Although Lyme disease—a syndrome spread by ticks—has been in the news for decades, people affected by it still have trouble being properly diagnosed and treated. Its symptoms are vague and often mistaken for other conditions such as chronic fatigue syndrome, fibromyalgia, and arthritis, and treatments aren't one-size-fits-all, writes Mary Jane Heppe, a Lyme disease sufferer in Oregon. Her advice: Get tested by a Lyme specialist if you suspect you're infected; not all labs have the expertise to pinpoint this still relatively obscure diagnosis. 

Sudden Allergy to Sunshine


An 80-year-old man profiled in the New York Times' "Diagnosis" column had always loved the sun. But all of a sudden, he was sensitive to it—exposure to rays made his arms bright pink and his neck itchy. He had developed an instant reaction to the sun called photodermatitis — an inflammatory skin reaction triggered by sunlight. Most cases are caused by the use of medications. The man's doctor reviewed his medication list, biopsied the rash on his skin, and realized it was hives, probably caused by antihypertensive medication. When stopping the medication didn't help, the doctor investigated further and realized the man had developed solar urticaria—a sudden allergy to sunshine. The cause or causes are poorly understood; the allergy can start at any age and last a lifetime. The man coped with antihistamines, liberal application of sunscreen, and wearing long pants and long-sleeved shirts.

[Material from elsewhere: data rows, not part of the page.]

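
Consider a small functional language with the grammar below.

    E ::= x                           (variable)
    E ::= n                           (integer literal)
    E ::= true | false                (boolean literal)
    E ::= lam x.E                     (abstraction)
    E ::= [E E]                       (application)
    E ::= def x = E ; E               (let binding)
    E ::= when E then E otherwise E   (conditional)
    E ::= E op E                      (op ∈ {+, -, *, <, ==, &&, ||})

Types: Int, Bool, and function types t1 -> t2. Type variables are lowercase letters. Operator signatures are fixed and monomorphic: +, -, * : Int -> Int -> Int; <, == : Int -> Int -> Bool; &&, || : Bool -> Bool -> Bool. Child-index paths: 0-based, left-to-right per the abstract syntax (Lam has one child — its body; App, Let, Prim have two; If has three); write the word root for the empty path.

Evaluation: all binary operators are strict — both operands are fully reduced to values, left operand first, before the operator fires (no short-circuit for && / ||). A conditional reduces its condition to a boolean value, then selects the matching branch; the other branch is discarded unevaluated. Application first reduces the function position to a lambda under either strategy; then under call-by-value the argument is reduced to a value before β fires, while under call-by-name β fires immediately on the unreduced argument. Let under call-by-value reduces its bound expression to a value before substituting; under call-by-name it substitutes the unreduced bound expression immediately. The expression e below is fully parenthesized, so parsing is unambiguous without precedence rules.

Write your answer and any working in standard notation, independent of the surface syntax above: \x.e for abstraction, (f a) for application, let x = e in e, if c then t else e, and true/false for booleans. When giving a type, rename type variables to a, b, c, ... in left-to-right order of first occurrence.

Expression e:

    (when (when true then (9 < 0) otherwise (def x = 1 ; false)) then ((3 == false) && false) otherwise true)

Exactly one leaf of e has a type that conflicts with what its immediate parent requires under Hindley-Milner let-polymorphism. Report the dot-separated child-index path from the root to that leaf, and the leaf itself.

Derivation:
  unify Bool ~ Bool
  unify Int ~ Int
  unify Int ~ Int
let x : Int
  unify Bool ~ Bool
  unify Bool ~ Bool
  unify Int ~ Int
  unify Bool ~ Int
  FAIL: mismatch Bool ~ Int

Answer: 1.0.1 : false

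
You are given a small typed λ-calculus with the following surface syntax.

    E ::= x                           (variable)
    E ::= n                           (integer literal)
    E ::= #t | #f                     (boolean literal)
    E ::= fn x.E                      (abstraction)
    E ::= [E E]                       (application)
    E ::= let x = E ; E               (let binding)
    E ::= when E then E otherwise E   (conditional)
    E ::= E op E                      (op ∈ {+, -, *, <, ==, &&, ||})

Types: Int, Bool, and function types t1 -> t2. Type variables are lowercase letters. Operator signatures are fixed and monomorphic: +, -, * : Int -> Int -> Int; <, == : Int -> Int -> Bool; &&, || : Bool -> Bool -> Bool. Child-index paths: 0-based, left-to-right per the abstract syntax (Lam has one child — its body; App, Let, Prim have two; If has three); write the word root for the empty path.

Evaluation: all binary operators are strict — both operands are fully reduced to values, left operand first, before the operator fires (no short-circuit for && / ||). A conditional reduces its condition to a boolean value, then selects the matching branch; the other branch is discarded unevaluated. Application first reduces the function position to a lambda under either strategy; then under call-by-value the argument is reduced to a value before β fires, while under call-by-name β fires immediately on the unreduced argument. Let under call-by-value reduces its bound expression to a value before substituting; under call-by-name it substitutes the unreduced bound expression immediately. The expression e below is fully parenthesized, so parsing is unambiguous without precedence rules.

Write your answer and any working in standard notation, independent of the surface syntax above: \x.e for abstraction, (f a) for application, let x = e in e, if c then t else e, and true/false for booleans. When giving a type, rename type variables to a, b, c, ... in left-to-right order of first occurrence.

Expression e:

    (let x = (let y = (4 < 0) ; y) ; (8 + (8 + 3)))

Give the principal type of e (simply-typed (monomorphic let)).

Trace:
  unify Int ~ Int
  unify Int ~ Int
let y : Bool
y : Bool
let x : Bool
  unify Int ~ Int
  unify Int ~ Int
  unify Int ~ Int
  unify Int ~ Int

Answer: Int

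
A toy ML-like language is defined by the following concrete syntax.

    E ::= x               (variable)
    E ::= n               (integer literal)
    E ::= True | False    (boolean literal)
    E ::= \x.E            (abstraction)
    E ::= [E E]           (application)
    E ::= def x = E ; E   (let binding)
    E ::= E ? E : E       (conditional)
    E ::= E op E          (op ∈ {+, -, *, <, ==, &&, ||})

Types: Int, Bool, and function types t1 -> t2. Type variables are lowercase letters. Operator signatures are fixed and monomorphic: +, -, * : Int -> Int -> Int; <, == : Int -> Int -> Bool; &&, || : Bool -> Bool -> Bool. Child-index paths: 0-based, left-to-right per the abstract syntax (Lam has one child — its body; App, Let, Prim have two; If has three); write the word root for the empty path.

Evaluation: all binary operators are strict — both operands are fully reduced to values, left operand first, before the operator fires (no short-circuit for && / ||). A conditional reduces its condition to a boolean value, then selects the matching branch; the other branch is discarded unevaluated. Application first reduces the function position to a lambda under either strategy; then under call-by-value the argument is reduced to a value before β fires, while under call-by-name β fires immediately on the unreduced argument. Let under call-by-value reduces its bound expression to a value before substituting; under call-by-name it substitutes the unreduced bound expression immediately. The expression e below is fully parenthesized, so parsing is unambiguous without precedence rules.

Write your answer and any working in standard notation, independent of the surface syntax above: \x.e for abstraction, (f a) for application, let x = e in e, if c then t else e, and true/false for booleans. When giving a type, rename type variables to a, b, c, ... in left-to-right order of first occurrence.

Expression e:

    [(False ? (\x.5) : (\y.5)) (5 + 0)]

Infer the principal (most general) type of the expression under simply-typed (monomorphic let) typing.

Answer: Int

Derivation:
  unify Bool ~ Bool
\x._ : a -> Int
\y._ : b -> Int
  unify a -> Int ~ b -> Int
  unify a ~ b
  unify Int ~ Int
  unify Int ~ Int
  unify Int ~ Int
  unify b -> Int ~ Int -> c
  unify b ~ Int
  unify Int ~ c
_ _ : Int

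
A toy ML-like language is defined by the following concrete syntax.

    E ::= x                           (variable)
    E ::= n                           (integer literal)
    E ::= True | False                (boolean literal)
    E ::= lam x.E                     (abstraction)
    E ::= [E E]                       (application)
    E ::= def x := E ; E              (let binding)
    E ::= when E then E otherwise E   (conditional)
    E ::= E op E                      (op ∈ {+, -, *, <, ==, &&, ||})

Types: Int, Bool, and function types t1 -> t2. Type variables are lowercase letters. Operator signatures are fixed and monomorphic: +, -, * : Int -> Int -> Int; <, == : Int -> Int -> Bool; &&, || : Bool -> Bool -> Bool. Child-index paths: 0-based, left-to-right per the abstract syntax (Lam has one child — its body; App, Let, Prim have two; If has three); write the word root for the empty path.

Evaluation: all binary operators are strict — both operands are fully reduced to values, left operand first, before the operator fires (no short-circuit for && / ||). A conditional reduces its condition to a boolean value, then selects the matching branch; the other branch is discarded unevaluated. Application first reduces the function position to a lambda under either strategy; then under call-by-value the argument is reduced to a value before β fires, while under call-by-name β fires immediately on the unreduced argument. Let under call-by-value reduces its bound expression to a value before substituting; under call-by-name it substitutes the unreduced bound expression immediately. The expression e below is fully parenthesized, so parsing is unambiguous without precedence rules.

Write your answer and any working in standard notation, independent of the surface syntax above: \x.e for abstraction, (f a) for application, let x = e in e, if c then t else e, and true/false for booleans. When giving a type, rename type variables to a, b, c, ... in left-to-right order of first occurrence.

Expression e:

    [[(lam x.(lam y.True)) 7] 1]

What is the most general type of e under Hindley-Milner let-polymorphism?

Answer: Bool

Trace:
\y._ : b -> Bool
\x._ : a -> b -> Bool
  unify a -> b -> Bool ~ Int -> c
  unify a ~ Int
  unify b -> Bool ~ c
_ _ : b -> Bool
  unify b -> Bool ~ Int -> d
  unify b ~ Int
  unify Bool ~ d
_ _ : Bool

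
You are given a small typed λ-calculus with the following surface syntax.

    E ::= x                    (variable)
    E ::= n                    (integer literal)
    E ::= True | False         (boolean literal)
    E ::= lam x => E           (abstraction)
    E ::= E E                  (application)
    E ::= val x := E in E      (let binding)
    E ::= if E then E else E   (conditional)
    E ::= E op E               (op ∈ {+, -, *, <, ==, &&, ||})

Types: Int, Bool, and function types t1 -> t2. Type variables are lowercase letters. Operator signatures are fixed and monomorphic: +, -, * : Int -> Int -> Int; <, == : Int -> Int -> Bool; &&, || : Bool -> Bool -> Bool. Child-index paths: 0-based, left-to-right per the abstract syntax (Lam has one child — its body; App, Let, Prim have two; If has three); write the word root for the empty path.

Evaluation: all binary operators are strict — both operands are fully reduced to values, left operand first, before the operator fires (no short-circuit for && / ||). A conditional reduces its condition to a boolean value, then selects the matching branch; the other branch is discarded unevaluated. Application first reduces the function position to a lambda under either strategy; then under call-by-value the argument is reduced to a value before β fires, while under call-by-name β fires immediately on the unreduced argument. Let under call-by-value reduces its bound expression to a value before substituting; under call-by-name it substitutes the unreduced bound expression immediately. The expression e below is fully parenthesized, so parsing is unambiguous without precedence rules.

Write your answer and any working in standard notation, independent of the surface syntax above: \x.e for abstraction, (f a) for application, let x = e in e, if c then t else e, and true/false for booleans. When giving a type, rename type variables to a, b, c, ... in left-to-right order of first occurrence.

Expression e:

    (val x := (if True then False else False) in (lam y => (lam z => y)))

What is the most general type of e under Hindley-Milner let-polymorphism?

Answer: a -> b -> a

Derivation:
  unify Bool ~ Bool
  unify Bool ~ Bool
let x : Bool
y : a
\z._ : b -> a
\y._ : a -> b -> a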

This chronic condition can cause widespread pain throughout the body, fatigue, and sleep disturbances. It can also have mental and emotional effects. Its underlying cause is still not fully understood. A recent study published in RMD Open found that people with fibromyalgia RMD have a higher rate of suicide, accidents, and infection than people without the condition.  



Long COVID—an umbrella term for a wide range of symptoms that follow COVID infection and may last for years—has been one the most urgent medical mysteries of the decade. It's difficult to define, and causes and treatments have been almost totally elusive. Three years after the pandemic began, "we're struggling," infectious disease expert Amesh Adalja, MD, wrote on WebMD in March. "There is no diagnostic test or criteria that confirms this diagnosis… Indeed, when one does routine blood work or imaging on these patients, it is unlikely that any abnormality is found." The biggest problem? Experts still lack "an understanding of the biological basis of this condition," Adalja says, making it "impossible to diagnose patients, develop treatment regimens, or to prognosticate (though symptoms seem to dissipate over time)." 

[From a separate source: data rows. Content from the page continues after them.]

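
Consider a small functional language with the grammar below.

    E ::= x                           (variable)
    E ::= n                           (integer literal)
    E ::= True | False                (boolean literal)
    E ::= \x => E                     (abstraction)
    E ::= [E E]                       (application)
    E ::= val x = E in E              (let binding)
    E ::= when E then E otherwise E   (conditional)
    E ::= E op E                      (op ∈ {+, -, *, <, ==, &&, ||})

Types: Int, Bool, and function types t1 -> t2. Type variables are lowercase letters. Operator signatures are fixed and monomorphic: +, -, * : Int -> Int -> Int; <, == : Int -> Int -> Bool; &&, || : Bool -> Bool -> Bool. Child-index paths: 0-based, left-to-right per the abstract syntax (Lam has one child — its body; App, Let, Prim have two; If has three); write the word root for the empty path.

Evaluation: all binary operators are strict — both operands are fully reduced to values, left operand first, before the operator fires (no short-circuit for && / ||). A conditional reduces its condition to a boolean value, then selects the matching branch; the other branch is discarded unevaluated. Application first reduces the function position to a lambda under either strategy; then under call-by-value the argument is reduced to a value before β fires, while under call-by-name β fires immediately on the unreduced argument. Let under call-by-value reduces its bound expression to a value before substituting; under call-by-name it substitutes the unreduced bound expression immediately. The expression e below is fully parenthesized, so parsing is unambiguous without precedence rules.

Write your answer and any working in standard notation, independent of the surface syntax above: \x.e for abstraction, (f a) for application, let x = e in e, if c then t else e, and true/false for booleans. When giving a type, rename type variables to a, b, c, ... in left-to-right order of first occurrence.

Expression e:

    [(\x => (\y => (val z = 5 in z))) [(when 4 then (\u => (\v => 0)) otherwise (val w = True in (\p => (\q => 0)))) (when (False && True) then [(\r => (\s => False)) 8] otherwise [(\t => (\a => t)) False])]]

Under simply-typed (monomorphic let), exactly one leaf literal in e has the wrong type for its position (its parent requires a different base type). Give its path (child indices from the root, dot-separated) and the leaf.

Trace:
let z : Int
z : Int
\y._ : b -> Int
\x._ : a -> b -> Int
  unify Int ~ Bool
  FAIL: mismatch Int ~ Bool

Answer: 1.0.0 : 4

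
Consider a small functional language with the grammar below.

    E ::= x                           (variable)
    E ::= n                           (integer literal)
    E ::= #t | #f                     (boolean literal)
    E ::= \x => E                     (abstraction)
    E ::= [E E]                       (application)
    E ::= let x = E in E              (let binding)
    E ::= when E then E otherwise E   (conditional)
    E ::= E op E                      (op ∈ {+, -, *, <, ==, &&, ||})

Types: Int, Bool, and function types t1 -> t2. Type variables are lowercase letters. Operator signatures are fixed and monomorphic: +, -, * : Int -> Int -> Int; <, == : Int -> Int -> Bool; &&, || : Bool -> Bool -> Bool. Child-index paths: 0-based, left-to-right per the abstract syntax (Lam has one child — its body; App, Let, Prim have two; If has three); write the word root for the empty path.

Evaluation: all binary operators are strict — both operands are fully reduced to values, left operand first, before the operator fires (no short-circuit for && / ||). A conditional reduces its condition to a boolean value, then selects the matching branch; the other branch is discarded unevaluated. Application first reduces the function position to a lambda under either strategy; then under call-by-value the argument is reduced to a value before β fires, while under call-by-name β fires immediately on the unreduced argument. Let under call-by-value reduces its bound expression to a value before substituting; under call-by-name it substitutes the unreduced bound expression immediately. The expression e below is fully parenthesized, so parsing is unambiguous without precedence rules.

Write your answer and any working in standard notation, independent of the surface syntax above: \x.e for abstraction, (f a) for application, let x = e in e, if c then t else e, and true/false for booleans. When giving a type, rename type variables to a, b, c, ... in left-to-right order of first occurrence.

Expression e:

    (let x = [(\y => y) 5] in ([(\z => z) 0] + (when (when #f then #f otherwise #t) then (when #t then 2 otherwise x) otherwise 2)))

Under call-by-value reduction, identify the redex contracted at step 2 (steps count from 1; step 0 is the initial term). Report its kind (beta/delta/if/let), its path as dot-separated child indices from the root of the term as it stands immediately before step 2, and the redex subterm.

Trace:
step 0: (let x = ((\y.y) 5) in (((\z.z) 0) + (if (if false then false else true) then (if true then 2 else x) else 2)))
step 1: [beta@0] (let x = 5 in (((\z.z) 0) + (if (if false then false else true) then (if true then 2 else x) else 2)))
step 2: [let@root] (((\z.z) 0) + (if (if false then false else true) then (if true then 2 else 5) else 2))

Answer: let at root : (let x = 5 in (((\z.z) 0) + (if (if false then false else true) then (if true then 2 else x) else 2)))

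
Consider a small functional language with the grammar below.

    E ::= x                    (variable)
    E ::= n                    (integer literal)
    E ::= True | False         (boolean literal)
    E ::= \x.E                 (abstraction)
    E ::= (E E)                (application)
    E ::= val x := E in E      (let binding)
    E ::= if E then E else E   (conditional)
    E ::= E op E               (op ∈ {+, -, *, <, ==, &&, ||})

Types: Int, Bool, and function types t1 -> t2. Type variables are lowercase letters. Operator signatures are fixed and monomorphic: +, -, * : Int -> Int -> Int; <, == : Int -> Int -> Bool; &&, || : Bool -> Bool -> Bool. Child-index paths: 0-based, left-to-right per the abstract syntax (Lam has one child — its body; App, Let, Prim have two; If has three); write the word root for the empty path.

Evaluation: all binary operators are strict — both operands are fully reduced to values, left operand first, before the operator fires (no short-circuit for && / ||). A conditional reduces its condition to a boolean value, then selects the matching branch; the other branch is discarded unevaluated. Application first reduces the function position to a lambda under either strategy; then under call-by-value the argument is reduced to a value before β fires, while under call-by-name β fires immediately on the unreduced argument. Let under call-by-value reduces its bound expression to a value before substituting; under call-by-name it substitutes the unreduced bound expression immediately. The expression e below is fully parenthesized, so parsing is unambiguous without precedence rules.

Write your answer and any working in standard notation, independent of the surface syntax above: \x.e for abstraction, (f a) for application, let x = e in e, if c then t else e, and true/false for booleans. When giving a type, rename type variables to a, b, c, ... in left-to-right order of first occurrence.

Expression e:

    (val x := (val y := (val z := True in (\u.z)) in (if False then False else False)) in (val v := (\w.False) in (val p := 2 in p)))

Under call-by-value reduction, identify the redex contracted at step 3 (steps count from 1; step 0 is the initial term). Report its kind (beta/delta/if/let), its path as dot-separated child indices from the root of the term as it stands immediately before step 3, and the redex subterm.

Derivation:
step 0: (let x = (let y = (let z = true in (\u.z)) in (if false then false else false)) in (let v = (\w.false) in (let p = 2 in p)))
step 1: [let@0.0] (let x = (let y = (\u.true) in (if false then false else false)) in (let v = (\w.false) in (let p = 2 in p)))
step 2: [let@0] (let x = (if false then false else false) in (let v = (\w.false) in (let p = 2 in p)))
step 3: [if@0] (let x = false in (let v = (\w.false) in (let p = 2 in p)))

Answer: if at 0 : (if false then false else false)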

What's Behind the Rise in Autism Spectrum Disorder (ASD)?


Even the most casual consumer of medical news is familiar with headlines that autism spectrum disorder (ASD) is more commonly diagnosed and discussed than it used to be. In March, the CDC said that more children are being diagnosed with ASD—a complex developmental disorder characterized by difficulties in social interaction and communication—than ever before: today, 1 in 36 children, compared to 1 in 110 in 2006. Although the cause or causes of ASD are still not known, experts say one reason for the increase is a surge in awareness and advocacy of autism. "The main reason we are finding more autism is simple: Clinicians are getting better at spotting what was always there," two autism advocates wrote in STAT News that month. "There is no 'epidemic of autism.' Instead, what we face is an epidemic of need." Some experts say environmental factors—such as exposure to pollution, low birth weight, and stress—may also play a causative role.